Le mécanisme SAFE est important pour plusieurs raisons :

  • il est mis en place selon la procédure d’urgence (c’est-à-dire sans intervention du Parlement) par le Conseil européen qui intègre la Commission, mais reste sous la présidence des gouvernements (c’est une instance intergouvernementale)
  • il prévoit la création de dettes européennes « communes », dépensées par chaque Etat
  • il intègre un mécanisme de préférence communautaire : 65% des crédits doivent servir à acheter des armes de l’Union, 35% peuvent servir à des achats hors Union
  • toutefois, dans le contingent de 65% peuvent figurer des armes britanniques ou ukrainiennes, et de quelques autres pays

Ce mécanisme est évidemment insuffisant, d’autant que l’Union prévoit des volumes de dépenses plus importants (probablement 550 milliards) sans préférence communautaire.

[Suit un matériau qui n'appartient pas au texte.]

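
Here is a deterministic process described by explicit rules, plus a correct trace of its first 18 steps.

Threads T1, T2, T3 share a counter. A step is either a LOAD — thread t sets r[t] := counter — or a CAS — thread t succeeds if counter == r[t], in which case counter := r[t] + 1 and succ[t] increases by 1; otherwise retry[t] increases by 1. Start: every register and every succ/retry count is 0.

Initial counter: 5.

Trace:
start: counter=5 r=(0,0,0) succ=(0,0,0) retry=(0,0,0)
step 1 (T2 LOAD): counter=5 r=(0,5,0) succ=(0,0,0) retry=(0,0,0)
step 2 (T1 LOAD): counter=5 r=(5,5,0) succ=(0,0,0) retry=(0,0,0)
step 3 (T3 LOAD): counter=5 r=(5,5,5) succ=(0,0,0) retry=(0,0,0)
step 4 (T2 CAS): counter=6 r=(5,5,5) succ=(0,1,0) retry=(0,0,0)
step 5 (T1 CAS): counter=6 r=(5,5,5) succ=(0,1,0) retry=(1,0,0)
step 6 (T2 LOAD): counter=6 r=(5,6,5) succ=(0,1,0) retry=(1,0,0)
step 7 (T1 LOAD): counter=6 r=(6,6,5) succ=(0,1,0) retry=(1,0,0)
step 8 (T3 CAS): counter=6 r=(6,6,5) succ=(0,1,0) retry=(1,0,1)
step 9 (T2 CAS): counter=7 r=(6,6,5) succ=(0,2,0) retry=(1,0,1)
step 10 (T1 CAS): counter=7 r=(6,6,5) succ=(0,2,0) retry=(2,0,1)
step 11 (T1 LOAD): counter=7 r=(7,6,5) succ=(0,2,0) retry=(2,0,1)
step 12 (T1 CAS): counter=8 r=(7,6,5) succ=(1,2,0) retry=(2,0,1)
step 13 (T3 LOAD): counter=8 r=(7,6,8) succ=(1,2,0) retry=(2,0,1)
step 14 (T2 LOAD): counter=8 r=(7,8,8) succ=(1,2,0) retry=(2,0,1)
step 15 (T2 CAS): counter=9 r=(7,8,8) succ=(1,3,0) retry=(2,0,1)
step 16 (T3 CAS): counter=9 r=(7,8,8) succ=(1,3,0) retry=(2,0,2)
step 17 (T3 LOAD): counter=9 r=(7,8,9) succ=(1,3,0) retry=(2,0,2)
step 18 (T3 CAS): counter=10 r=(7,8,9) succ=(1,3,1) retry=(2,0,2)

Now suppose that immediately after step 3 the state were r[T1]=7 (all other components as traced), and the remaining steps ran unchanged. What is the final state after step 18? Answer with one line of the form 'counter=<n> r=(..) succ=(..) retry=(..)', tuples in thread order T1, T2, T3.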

Mais, sur ce dernier volet, la décision n’est pas encore prise. Pour l’instant, donc, la politique d’armement se limite à ce mécanisme « SAFE ».

Chacun se forgera un point de vue sur ce sujet. Mais une chose est sûre : loin d’être « morte », l’Union Européenne semble disposer de ressources internes pour réagir aux crises internationales.